1) Minimalist Marriage is Still Not Widely Accepted
Our vision was clear. It would involve us, as many witnesses as needed to make the thing legal, and the official. If it couldn’t be held in the pub, it would be held within a ten feet radius. And it would involve nothing more formal than brushed hair and the good pair of jeans.
This is shot promptly, point-blank, and thoroughly to shit as soon as anyone else knows about it.On any other occasion, knowing exactly what you want to wear a year in advance would be considered, at best, obsessive. On this occasion, not having this and everything else planned out with the intricacy of Rain Man in charge of a crusade results in your failing the Serious Business test, which you’re under examination for as soon as you announce your engagement.
And if you declare you’ve decided you’ll wear a suit, you might as well be draped in pig entrails.
I bit the bullet (largely because I couldn’t be bothered being measured for a suit), and looked like this on my wedding day:
Dress: £95. Shoes: £20. Fascinator: about £10. Jacket: sister’s. And no, I wasn’t turned down at the ceremony for not putting enough effort in.
My wedding took place in a tent outside the town hall in the French locale we married in, took around twenty minutes including translation, and was so informal I’m still not convinced it’s legal (at least, I’ve not been to many other weddings where the bride, her best friend and her father are interjecting everything with sarcastic interpretations). Reception: groom’s parents’ house, buffet, wine and champagne. It was as relaxed as it could be, it was funny, and there was a lot of affection going around.
You need four things for marriage: one half of a couple, the other half of the couple, the officiator and the witnesses. Literally everything else is embellishment and not required. Bear this in mind when you’re wandering around wedding fayres and being told you NEEEEEEED the gold-trimmed doilies with bonus fucking pointlessness or your day will be RUINED, I TELL YOU, RUINED. THINK OF YOUR CHILDREN.
On to point 2:
2) Marriage Is Not the Best Day of Your Life
Unless you’re that couple that get married in the labour camp in Schindler’s List.The buildup to your wedding is a clusterfuck of coordination and confusion – making sure everyone gets there, knows what they’re doing, is entertained after making the effort to come, isn’t too stressed about anything because that stress will pass on to you and you really can’t be dealing with that – and I only had 20 people at my wedding.

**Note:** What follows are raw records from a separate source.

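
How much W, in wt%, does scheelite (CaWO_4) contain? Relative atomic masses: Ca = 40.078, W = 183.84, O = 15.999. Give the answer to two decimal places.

63.85 wt%

Molar mass of CaWO_4: 1×40.078 + 1×183.84 + 4×15.999 = 287.914 g/mol.
Mass of W per formula unit: 1 × 183.84 = 183.840 g.
Weight fraction W = 183.840 / 287.914 = 0.6385.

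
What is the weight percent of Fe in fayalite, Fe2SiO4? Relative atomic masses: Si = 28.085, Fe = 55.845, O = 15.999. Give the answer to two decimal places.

Molar mass of Fe2SiO4: 2·55.845 + 1·28.085 + 4·15.999 = 203.771 g/mol.
Mass of Fe per formula unit: 2 × 55.845 = 111.690 g.
Weight fraction Fe = 111.690 / 203.771 = 0.5481.

54.81 wt%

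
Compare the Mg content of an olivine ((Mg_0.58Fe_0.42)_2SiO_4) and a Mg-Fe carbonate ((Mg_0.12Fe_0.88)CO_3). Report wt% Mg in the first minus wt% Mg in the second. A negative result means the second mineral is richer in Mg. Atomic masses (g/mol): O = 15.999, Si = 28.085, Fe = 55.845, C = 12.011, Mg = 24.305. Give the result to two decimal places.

14.26 percentage points

Mg in (Mg_0.58Fe_0.42)_2SiO_4: molar mass 167.185 g/mol; 1.16×24.305 = 28.194 g → 16.86 wt%.
Mg in (Mg_0.12Fe_0.88)CO_3: molar mass 112.068 g/mol; 0.12×24.305 = 2.917 g → 2.60 wt%.
Difference = 16.86 − 2.60 = 14.26 percentage points.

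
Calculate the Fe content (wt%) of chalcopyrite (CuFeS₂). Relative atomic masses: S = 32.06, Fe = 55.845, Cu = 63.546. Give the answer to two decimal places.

Formula mass = 1·63.546 + 1·55.845 + 2·32.06 = 183.511 g/mol, of which 55.845 g is Fe.
So Fe makes up 55.845/183.511 = 0.3043 of the mass, i.e. 30.43%.

30.43 wt%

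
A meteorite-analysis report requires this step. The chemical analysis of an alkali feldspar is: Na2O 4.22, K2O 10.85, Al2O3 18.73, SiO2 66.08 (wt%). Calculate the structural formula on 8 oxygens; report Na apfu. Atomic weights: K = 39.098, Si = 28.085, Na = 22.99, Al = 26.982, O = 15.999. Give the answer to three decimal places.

Na2O (M=61.979): mol = 0.06809; Na = 0.13618, O = 0.06809.
K2O (M=94.195): mol = 0.11519; K = 0.23038, O = 0.11519.
Al2O3 (M=101.961): mol = 0.18370; Al = 0.36740, O = 0.55110.
SiO2 (M=60.083): mol = 1.09981; Si = 1.09981, O = 2.19962.
ΣO = 2.93400; factor = 8/ΣO = 2.72665.
Na apfu = 0.13618 × 2.72665 = 0.371.

0.371 Na apfu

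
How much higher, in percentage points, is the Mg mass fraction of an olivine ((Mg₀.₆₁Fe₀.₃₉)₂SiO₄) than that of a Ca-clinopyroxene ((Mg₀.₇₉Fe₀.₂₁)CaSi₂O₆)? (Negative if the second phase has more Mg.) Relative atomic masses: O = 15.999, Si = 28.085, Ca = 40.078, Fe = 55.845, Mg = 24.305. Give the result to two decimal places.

M((Mg₀.₆₁Fe₀.₃₉)₂SiO₄) = 165.292 g/mol, so wt% Mg = 29.652/165.292 × 100 = 17.94%.
M((Mg₀.₇₉Fe₀.₂₁)CaSi₂O₆) = 223.170 g/mol, so wt% Mg = 19.201/223.170 × 100 = 8.60%.
17.94 − 8.60 = 9.34 pp.

9.34 percentage points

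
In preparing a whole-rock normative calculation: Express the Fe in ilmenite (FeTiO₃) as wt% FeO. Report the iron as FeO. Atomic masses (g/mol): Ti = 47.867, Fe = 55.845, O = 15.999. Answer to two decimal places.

47.36 wt%

Formula mass = 151.709 g/mol.
1 Fe → 1.0000 mol FeO per formula unit; M(FeO) = 71.844, so FeO mass = 71.844 g.
71.844/151.709 × 100 = 47.36 wt%.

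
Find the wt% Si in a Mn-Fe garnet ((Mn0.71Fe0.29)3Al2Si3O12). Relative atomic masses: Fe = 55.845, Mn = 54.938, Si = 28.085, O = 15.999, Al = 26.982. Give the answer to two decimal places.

M((Mn0.71Fe0.29)3Al2Si3O12) = 495.810 g/mol.
Si contributes 3 × 28.085 = 84.255 g per mole.
84.255/495.810 = 0.1699 → 16.99%.

16.99 weight percent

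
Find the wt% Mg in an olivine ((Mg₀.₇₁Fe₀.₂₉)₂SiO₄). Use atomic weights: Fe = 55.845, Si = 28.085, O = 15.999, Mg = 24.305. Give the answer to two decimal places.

21.71 weight percent

Molar mass of (Mg₀.₇₁Fe₀.₂₉)₂SiO₄: 1.42·24.305 + 0.58·55.845 + 1·28.085 + 4·15.999 = 158.984 g/mol.
Mass of Mg per formula unit: 1.42 × 24.305 = 34.513 g.
Weight fraction Mg = 34.513 / 158.984 = 0.2171.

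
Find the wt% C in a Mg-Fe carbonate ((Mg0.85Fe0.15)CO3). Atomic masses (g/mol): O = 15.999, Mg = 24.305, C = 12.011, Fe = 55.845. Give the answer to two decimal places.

M((Mg0.85Fe0.15)CO3) = 89.044 g/mol.
C contributes 1 × 12.011 = 12.011 g per mole.
12.011/89.044 = 0.1349 → 13.49%.

13.49 weight percent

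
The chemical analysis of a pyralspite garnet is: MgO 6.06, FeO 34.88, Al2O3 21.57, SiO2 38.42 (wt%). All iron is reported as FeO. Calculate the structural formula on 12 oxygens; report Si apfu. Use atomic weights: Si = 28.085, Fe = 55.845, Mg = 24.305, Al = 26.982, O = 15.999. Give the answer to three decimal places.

3.010 Si apfu

MgO: 6.06/40.304 = 0.15036 mol → 0.15036 mol Mg, 0.15036 mol O.
FeO: 34.88/71.844 = 0.48550 mol → 0.48550 mol Fe, 0.48550 mol O.
Al2O3: 21.57/101.961 = 0.21155 mol → 0.42310 mol Al, 0.63465 mol O.
SiO2: 38.42/60.083 = 0.63945 mol → 0.63945 mol Si, 1.27890 mol O.
Total oxygen = 2.54941 mol. Normalization factor = 12/2.54941 = 4.70697.
Si per 12 O = 0.63945 × 4.70697 = 3.010.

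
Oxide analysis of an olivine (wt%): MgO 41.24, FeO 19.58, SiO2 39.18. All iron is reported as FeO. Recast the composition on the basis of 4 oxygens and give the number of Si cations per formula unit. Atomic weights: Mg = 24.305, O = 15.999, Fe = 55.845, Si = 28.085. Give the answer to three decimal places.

MgO: 41.24/40.304 = 1.02322 mol → 1.02322 mol Mg, 1.02322 mol O.
FeO: 19.58/71.844 = 0.27253 mol → 0.27253 mol Fe, 0.27253 mol O.
SiO2: 39.18/60.083 = 0.65210 mol → 0.65210 mol Si, 1.30420 mol O.
Total oxygen = 2.59995 mol. Normalization factor = 4/2.59995 = 1.53849.
Si per 4 O = 0.65210 × 1.53849 = 1.003.

1.003 Si apfu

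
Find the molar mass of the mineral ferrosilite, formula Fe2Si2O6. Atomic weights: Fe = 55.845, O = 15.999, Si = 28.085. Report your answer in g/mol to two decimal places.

The formula mass is the sum 2(55.845) + 2(28.085) + 6(15.999).

263.85 g/mol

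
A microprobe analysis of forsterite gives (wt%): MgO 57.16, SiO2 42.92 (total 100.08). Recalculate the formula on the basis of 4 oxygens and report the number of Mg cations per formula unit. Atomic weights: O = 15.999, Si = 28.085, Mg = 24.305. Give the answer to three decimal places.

57.16 wt% MgO ÷ 40.304 g/mol = 1.41822 mol, giving 1.41822 Mg and 1.41822 O.
42.92 wt% SiO2 ÷ 60.083 g/mol = 0.71435 mol, giving 0.71435 Si and 1.42870 O.
Oxygen sums to 2.84692; scaling by 4/2.84692 = 1.40503 puts the formula on 4 O.
Mg: 1.41822 × 1.40503 = 1.993 atoms per formula unit.

1.993 Mg apfu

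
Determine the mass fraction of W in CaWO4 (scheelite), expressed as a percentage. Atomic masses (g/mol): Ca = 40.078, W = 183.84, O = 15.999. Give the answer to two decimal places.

M(CaWO4) = 287.914 g/mol.
W contributes 1 × 183.84 = 183.840 g per mole.
183.840/287.914 = 0.6385 → 63.85%.

63.85 weight percent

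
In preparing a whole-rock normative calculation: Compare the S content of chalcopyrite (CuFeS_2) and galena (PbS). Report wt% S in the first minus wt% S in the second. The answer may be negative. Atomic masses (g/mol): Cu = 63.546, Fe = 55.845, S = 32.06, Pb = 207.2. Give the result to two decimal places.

21.54 percentage points

M(CuFeS_2) = 183.511 g/mol, so wt% S = 64.120/183.511 × 100 = 34.94%.
M(PbS) = 239.260 g/mol, so wt% S = 32.060/239.260 × 100 = 13.40%.
34.94 − 13.40 = 21.54 pp.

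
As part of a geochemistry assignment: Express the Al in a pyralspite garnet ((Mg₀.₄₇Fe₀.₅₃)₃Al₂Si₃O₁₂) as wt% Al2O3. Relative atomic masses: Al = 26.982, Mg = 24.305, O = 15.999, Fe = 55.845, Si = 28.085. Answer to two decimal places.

22.49 wt%

M((Mg₀.₄₇Fe₀.₅₃)₃Al₂Si₃O₁₂) = 453.271 g/mol; M(Al2O3) = 101.961 g/mol.
Moles Al2O3 per formula unit = 2 Al ÷ 2 = 1.0000.
Al2O3 fraction = (1.0000 × 101.961) / 453.271 = 101.961/453.271 = 0.2249.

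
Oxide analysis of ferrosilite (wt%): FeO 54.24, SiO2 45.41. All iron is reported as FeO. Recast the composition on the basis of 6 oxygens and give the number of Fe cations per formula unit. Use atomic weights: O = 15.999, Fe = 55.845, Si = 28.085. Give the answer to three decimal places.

1.999 Fe apfu

FeO: 54.24/71.844 = 0.75497 mol → 0.75497 mol Fe, 0.75497 mol O.
SiO2: 45.41/60.083 = 0.75579 mol → 0.75579 mol Si, 1.51158 mol O.
Total oxygen = 2.26655 mol. Normalization factor = 6/2.26655 = 2.64720.
Fe per 6 O = 0.75497 × 2.64720 = 1.999.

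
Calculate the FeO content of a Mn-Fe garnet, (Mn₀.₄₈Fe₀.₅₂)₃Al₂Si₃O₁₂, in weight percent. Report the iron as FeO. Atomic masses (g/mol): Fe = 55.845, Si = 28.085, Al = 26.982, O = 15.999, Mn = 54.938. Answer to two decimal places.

M((Mn₀.₄₈Fe₀.₅₂)₃Al₂Si₃O₁₂) = 496.436 g/mol; M(FeO) = 71.844 g/mol.
Moles FeO per formula unit = 1.56 Fe ÷ 1 = 1.5600.
FeO fraction = (1.5600 × 71.844) / 496.436 = 112.077/496.436 = 0.2258.

22.58 wt%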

Bear in mind you, as the couple, are the focal point of the whole thing – you’re holding the two halves of the wedding party together. If the pressure of that doesn’t make you want to scream and hit things, it’s likely you may be a Replicant.
By contrast, post-wedding there is zero pressure and you and your other half can spend entire days gaming, binge-watching TV, sleeping and doing all of that in your PJs while eating pizza. That there is a good day.
3) Feminism is Not Compatible With Marriage
‘Why are you buying into that outdated, misogynistic institution that seeks to control women?’
– paraphrase of a question asked of me by a friend, who happens to be married
Correct me if I’m wrong, by all means, but my interpretation of feminism is the belief that as a female I can do whatever the fuck I please that isn’t limited by physics, morality and law enforcement. My engagement took place in a bar at 4am post-tequila shots, and was initiated by me. I feel that reflects my commitment to feminism, as well as my willingness to make life-affirming decisions while messily drunk.‘It’ll ruin your employment prospects’
It’s cool, some of the people I work with are married. Some of them are even higher on the career ladder than me. My manager didn’t threaten to dismiss me on knowing. I did this research very carefully before committing.
‘Marriage is about ownership’
Is it fuck. How do lesbians handle marriage with this kind of thinking? Is it some bizarre form of Stockholm syndrome where both parties think they’re in control of the other while both being hugely codependent? Or is your entire concept of marriage outdated in the face of 21st century realities?
I’m a feminist and a punk, hence I do what I please. I wanted to get married and I got married. Listening to your bullshit would fly right in the face of everything I stand by.
4) Marriage Is Like Fusion
It’s best done between people with a very close bond, who are completely in sync with each other.
There’s usually some bad dancing involved.
Sometimes it’s very short lived.
Sometimes it goes very badly wrong.
But when it’s done properly, it’s permanent, and incorporates the best parts of both of you to make something unstoppable.